- The U.S. Department of Homeland Security issued an alert Monday citing “strong concerns” that Chinese-made drones could be sending sensitive flight data to manufacturers and potentially to the Chinese government, CNN reported.
- The drones “contain components that can compromise your data and share your information on a server accessed beyond the company itself,” said DHS’s Cybersecurity and Infrastructure Security Agency memo. Coupled with this is the fact that Chinese companies are under “stringent obligations … to support national intelligence activities,” it added. DHS cautioned users to be wary of purchasing Chinese-made drones and to take precautions such as turning off a unit's internet connection and removing secure digital cards.

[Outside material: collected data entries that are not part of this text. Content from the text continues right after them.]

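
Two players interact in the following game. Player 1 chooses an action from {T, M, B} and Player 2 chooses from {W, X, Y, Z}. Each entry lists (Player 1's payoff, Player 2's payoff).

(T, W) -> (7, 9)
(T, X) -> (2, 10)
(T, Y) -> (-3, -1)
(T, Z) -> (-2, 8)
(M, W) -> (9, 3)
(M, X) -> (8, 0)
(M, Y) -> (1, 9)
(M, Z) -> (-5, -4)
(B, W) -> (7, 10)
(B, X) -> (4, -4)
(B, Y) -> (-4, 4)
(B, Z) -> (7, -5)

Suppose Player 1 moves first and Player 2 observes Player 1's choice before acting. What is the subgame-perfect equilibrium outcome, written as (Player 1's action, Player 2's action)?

(B, W)

Backward induction with Player 1 moving first.
- T: Player 2 compares 9, 10, -1, 8 and picks X; Player 1 would get 2.
- M: Player 2 compares 3, 0, 9, -4 and picks Y; Player 1 would get 1.
- B: Player 2 compares 10, -4, 4, -5 and picks W; Player 1 would get 7.
Player 1's induced payoffs are 2, 1, 7, so Player 1 commits to B. Subgame-perfect outcome: (B, W) with payoffs (7, 10).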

- While no specific manufacturers are named, 79% of drones in use in the U.S. and Canada are manufactured by Shenzhen, China-based DJI, according to a 2017 report from Skylogic Research. DJI’s Phantom model is the top-selling commercial drone on the market. The company responded to the scrutiny by noting customers are given “full and complete control over how their data is collected, stored and transmitted,” and that the security of its technology has been independently verified by the U.S. government.
This is not the first time Chinese-made drones have raised national security concerns, CNN reported. In 2017, the U.S. Army banned the use of DJI drones, alleging that the firm transmitted critical infrastructure and law enforcement data collected through the devices to the Chinese government. In addition, a division of Immigration and Customs Enforcement last year banned the product, alleging the firm was “selectively targeting government and privately owned entities” to exploit sensitive data.
If this is the case, drone use on construction projects could leave contractors and their customers vulnerable to information theft. ICE’s 2017 memo noted that a DJI drone had been used on the McCarthy and Mortenson-led $1.2 billion agro-defense facility at Kansas State University to help with layout and security during construction.
Compared to other industries, construction may be particularly at risk for cybersecurity breaches. The construction, engineering and infrastructure sector had the largest year-over-year increase in cyber incidents of all industries covered in Kroll's 2017 Global Fraud & Risk Report, with 93% of respondents affected by such an incident in the 12 months prior. Security incidents over the same period affected 67% of respondents. Nearly six in 10 respondents said they felt their firm was somewhat or highly vulnerable to physical theft or the loss of intellectual property, the survey found.
Compounding these risks is construction companies' relatively low technology and IT spend. Tech's small share of the annual budget and the shortage of staff to innovate while implementing security measures, for example, were some of the top challenges cited by contractors when it comes to technology adoption, according to the JBKnowledge 2018 ConTech report.